Pose estimation based on images
Research at Captain AI has found a way for computers to understand the orientation of vessels using cameras. This is the type of task that captains frequently estimate using their eyes while sailing. In order to mimic this human perception, we have developed a novel solution that can be used by our autonomous ships. In the maritime industry, the orientation of a vessel is referred to as the heading. This heading information is a critical component in autonomous navigation, and this insight will let our autonomous ships improve its evasion capabilities.
This approach of estimating the position of vehicles has shown promising results in the automotive industry. With our ship detector, similar benefits will be experienced in the maritime sector. The approach uses deep learning to estimate the viewpoint from which the heading can be derived. This makes it possible to determine the pose of other vessels which is critical in object avoidance for autonomous ships.

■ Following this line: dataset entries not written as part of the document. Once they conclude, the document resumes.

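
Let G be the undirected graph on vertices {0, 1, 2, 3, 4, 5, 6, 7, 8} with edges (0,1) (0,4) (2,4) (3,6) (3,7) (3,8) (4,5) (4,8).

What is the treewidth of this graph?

A width-1 tree decomposition is:
Bags: B1 = {3, 8}  B2 = {4, 8}  B3 = {3, 6}  B4 = {3, 7}  B5 = {2, 4}  B6 = {4, 5}  B7 = {0, 4}  B8 = {0, 1}
Tree: B1–B2, B1–B3, B3–B4, B2–B5, B5–B6, B2–B7, B7–B8
Every bag has size at most 2, so the width is 2 − 1 = 1 and tw(G) ≤ 1. Since G has at least one edge (e.g. 3–8), it is not an edgeless graph, so tw(G) ≥ 1. Therefore the treewidth is 1.

1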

Viewpoint estimation for ships can be challenging because ships vary in size and shape. Unlike cars, which have a standard form where the front and back are distinct, there is no visual feature that consistently gives away the viewpoint of a ship. Some ships look so similar from both ends
Dataset generation
We generated a synthetic dataset of 73k images from various boat types by leveraging a ship simulator. This simulator lets us pose ships under various conditions, including rain, fog, dusk, dawn, and various sea states. To create this dataset, images were taken procedurally, creating random weather conditions that changed the environment around the boats. We use this generated synthetic dataset to train our viewpoint estimation model, making it more generalized and better suited for estimating angles with more resolution.
Viewpoint Inference System
To be able to infer video but to also smooth the angles of the Viewpoint estimation model, a viewpoint estimation system had to be created to be able to predict the azimuth of the boats but to also track the boats on screen to enable smoothing capabilities through frames. An object detector, a bounding box tracker, and a smoothing filter had to work alongside the viewpoint estimation model to infer video.